The other family business tycoon to be admitted into the Hall of Fame was Heinrich Weiss. He served as head of the family-owned machine-maker and plant contractor SMS Group, an archetypal German manufacturer. The fourth generation to run the Duesseldorf-based company, Weiss took over at the tender age of 29 and grew the group from just 120 million marks (about €60 million) to a €3.6 billion business.
Clearly a new generation, the young Weiss put a fire-engine red sofa in his office and drove his Porsche fast on the weekend. He was adept at running a company and later at doing deals to make it bigger. "I wanted to build something up and not just manage what I inherited," Weiss told the Handelsblatt newspaper.
Weiss became one of the country's most prominent industrialists and eventually reached the influential post of chairman of the Federal Association of German Industry (BDI), the main industry lobby.
The two family leaders were honoured earlier this month at a dinner in Munich's Charles Hotel. The ceremony also saw some deceased titans of German industry designated as "Icons". The honourees this year, represented by family members, were Melita Benz, Carl Zeiss, Carl von Linde and Albert Boehringer – whose names speak largely for themselves.
Berthold Leibinger, also in the machinery industry, and Martin Herrenknecht, head of a family firm specialised in tunnel construction, were the first two family leaders to be inducted into the Hall of Fame last year.
The newspaper endowed the award with semi-official status by getting Economics Minister Rainer Bruederle to serve as honorary chairman. For this year's induction ceremony, Bruederle said family-owned companies were important to Germany not only because they employ two-thirds of the workforce but because of the values they represent in the country's economic life.
"They think generations ahead," Bruederle said. "Sustainable business practices mark their operations. In this way, they maintain a great trust with respect to their workers and with respect to their location."
Holzbrinck is not a disinterested observer.
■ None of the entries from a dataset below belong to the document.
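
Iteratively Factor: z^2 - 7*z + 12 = (z - 3)*(z - 4)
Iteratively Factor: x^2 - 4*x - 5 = (x - 5)*(x + 1)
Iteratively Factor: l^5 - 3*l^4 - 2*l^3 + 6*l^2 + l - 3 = (l + 1)*(l^4 - 4*l^3 + 2*l^2 + 4*l - 3) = (l - 1)*(l + 1)*(l^3 - 3*l^2 - l + 3) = (l - 3)*(l - 1)*(l + 1)*(l^2 - 1) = (l - 3)*(l - 1)*(l + 1)^2*(l - 1)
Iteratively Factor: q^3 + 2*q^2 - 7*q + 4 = (q - 1)*(q^2 + 3*q - 4) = (q - 1)*(q + 4)*(q - 1)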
The second-generation, family-owned publishing company, which began in 1948 as a book club and has made billionaires of the founder's heirs, has expanded abroad with significant book publishing operations in the UK and US.
Part of the success of the families inducted into the Hall of Fame is their unwavering commitment to growing the business, not simply growing their own personal wealth. Von Metzler says he takes out enough money to have a comfortable and secure life for his family, but nothing extravagant. Weiss says SMS pays a 10% dividend and leaves the rest of the profit in the firm as equity.
In the wake of the greed exposed by the financial crisis, both Bruederle and Handelsblatt applaud the Hall of Fame laureates and the family business model for its longevity and value focus that always puts wealth preservation and the future of the firm ahead of personal gain.